Both in Art and in Occultism you see people pinning their faith to a method, or a manner, as if it were the method. Then, getting dissatisfied with it, they reject it, and adopt another, and yet another, and so on — all the time remaining under the same protecting shell of what I should call methodism. Now I am not saying that methods are bad, but quite the reverse; they are just as necessary as language is to speech. But a time comes when speech is found to be inadequate. Then it becomes useless to invent more and more perfect languages, for what is wanted is not speech, but a better mode of expression. Then at last a new development occurs, and humanity perhaps becomes aware of the possibility of direct thought transference without speech at all.

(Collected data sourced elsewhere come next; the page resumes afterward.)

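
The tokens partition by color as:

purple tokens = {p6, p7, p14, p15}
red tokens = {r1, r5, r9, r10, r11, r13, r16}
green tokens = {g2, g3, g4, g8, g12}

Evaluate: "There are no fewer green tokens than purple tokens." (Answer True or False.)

True

green tokens: 5.
purple tokens: 4.
The claim requires 5 ≥ 4, which holds.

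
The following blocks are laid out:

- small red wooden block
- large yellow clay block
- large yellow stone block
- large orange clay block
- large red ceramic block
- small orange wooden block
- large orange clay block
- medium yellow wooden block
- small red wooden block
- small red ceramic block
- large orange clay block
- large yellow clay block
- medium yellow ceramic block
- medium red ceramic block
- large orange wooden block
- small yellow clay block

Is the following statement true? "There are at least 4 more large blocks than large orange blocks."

True

large blocks: 8.
large orange blocks: 4.
The claim requires 8 − 4 = 4 ≥ 4, which holds.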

If some few people have seen the superiority of this new power, and wish to benefit humanity, they may, even then, fall into the error of trying to force the new light upon those who have not yet mastered the old methods of expression; then arises conflict, and in such a conflict you may have perfectly honest and sensible people opposing one another, and each looking on their opponents as the enemies of humanity. And if, on the other hand the advanced members of the race, having seen the new light, refuse to speak of it or share their knowledge with the rest, are they not then indeed becoming the enemies of the race? For the human race is led by the advance guard, not by the main body, and certainly not by the rear guard, and if the leaders refuse to show the road, then confusion follows. So therein lies a problem, and like all such problems of right conduct, there is only one principle to enable us to find the solution, and that is the pearl beyond price — the internal sense of the fitness of things, which in Philosophy may be called Wisdom, and in daily life is known as Common-sense, the diamond among precious stones. But beware of spurious imitations!